Memorandum: Plaintiff was awarded a road construction project by the City of Niagara Falls, and thereafter commenced this defamation action based on statements allegedly made by defendant, the "City Engineer" assigned to oversee the project, to a Niagara Falls news reporter. The statements were subsequently published in the Niagara Falls Reporter. The first alleged defamatory statement at issue on this appeal was published as follows: "[Defendant] said the [compaction] test was done wrong, and went so far as to accuse [plaintiff] of rigging the test. He said [plaintiff] put the ram hole in the hole and then compacted the soil before they did the test, which would guarantee them test results that would show the soil was compacted regardless of whether it was really compacted or not.' " The second alleged defamatory statement at issue on this appeal was published as follows: "It's pretty clear there is collusion. There is a lot of money at stake here." Plaintiff appeals from an order that, inter alia, granted defendant's cross motion seeking dismissal of the complaint for failure to state a cause of action (see CPLR 3211 [a] ). We agree with plaintiff that the court erred in granting the cross motion.
"The elements of a cause of action for defamation are a false statement, published without privilege or authorization to a third party, constituting fault as judged by, at a minimum, a negligence standard, and it must either cause special harm or constitute defamation per se" (D'Amico v Correctional Med. Care, Inc., 120 AD3d 956, 962 [internal quotation marks omitted]), and we conclude that the complaint sufficiently alleges those elements and, thus, states a viable cause of action. We further conclude, contrary to defendant's contention, that the "particular words complained of" were sufficiently set forth in the complaint as required by CPLR 3016 (a) and, in any event, plaintiff attached to the complaint the full Niagara Falls Reporter article containing the alleged defamatory statements (see D'Amico, 120 AD3d at 963; cf. Massa Constr., Inc. v George M. Bunk, P.E., P.C., 68 AD3d 1725, 1725). Defendant contends that, because he did not participate in the drafting of the Niagara Falls Reporter article, he cannot be held liable for defamation and, thus, the court properly granted his cross motion. That contention is without merit. It is well established that "[a]nyone giving a statement to a representative of a newspaper authorizing or intending its publication is responsible for any damage caused by the publication" (Campo v Paar, 18 AD2d 364, 368).

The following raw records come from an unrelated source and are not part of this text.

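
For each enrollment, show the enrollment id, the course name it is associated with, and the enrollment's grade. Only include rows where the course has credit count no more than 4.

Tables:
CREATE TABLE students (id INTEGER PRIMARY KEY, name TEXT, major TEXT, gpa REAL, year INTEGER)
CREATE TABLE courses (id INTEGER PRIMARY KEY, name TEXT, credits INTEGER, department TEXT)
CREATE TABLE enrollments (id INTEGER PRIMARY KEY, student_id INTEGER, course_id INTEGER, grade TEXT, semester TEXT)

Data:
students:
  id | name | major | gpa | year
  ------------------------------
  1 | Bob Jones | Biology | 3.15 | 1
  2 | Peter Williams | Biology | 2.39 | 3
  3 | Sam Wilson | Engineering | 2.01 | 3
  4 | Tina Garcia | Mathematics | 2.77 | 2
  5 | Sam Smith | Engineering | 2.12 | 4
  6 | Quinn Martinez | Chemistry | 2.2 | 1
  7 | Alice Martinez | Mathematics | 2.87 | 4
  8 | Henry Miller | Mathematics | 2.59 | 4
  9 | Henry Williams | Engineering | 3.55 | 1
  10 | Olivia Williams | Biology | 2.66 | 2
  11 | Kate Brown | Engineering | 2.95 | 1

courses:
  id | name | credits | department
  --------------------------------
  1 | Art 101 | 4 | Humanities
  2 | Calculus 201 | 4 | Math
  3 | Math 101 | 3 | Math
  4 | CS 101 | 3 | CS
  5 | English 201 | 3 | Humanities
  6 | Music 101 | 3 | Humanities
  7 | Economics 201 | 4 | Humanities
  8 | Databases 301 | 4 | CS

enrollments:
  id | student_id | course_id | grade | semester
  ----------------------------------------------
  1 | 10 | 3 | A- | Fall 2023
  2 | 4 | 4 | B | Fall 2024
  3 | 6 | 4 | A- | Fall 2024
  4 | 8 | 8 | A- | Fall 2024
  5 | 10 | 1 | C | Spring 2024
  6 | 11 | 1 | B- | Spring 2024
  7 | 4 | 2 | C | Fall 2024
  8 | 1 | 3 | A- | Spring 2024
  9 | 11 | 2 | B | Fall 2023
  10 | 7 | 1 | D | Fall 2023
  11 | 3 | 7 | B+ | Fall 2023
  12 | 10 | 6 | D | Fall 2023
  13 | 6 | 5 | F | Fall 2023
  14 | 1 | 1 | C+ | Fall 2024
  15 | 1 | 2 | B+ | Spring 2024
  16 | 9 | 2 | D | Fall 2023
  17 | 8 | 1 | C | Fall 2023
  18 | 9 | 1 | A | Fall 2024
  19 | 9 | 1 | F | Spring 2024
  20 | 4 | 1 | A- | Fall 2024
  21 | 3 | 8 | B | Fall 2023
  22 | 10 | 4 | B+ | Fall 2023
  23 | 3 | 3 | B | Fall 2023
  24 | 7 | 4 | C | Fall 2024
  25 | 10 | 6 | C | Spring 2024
SELECT c.id, p.name AS course, c.grade FROM enrollments c JOIN courses p ON c.course_id = p.id WHERE p.credits <= 4

Execution result:
id | course | grade
1 | Math 101 | A-
2 | CS 101 | B
3 | CS 101 | A-
4 | Databases 301 | A-
5 | Art 101 | C
6 | Art 101 | B-
7 | Calculus 201 | C
8 | Math 101 | A-
9 | Calculus 201 | B
10 | Art 101 | D
11 | Economics 201 | B+
12 | Music 101 | D
13 | English 201 | F
14 | Art 101 | C+
15 | Calculus 201 | B+
16 | Calculus 201 | D
17 | Art 101 | C
18 | Art 101 | A
19 | Art 101 | F
20 | Art 101 | A-
21 | Databases 301 | B
22 | CS 101 | B+
23 | Math 101 | B
24 | CS 101 | C
25 | Music 101 | C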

Defendant further contends that because the first alleged defamatory statement is not reasonably susceptible of a defamatory connotation, the court properly granted the cross motion [*2]with respect to that statement. We reject that contention. "In determining the sufficiency of a defamation pleading, we [must] consider whether the contested statements are reasonably susceptible of a defamatory connotation' " (Davis v Boeheim, 24 NY3d 262, 268), as well as "give the disputed language a fair reading in the context of the publication as a whole" (Armstrong v Simon & Schuster, 85 NY2d 373, 380). Defendant points out that the complaint does not allege that he used the term "rigging," but we conclude that such is inconsequential inasmuch as there is a basis "from which the ordinary reader could draw an inference" from the publication as a whole that defendant was accusing plaintiff of manipulating the compaction test to achieve a certain result (James v Gannett Co., 40 NY2d 415, 420).
We reject defendant's further contention that the second alleged defamatory statement was not directed at plaintiff, but only at third- party defendant Anthony Milone, plaintiff's chief engineer and, thus, that the court properly granted the cross motion with respect to that statement. Viewing the article as a whole, and granting "every possible favorable inference" to plaintiff (El Jamal v Weil, 116 AD3d 732, 733; see D'Amico, 120 AD3d at 958), we conclude that the statement referring to "collusion" cannot be isolated from the article as a whole, and must be read to include both Milone and plaintiff (see Davis, 24 NY3d at 270).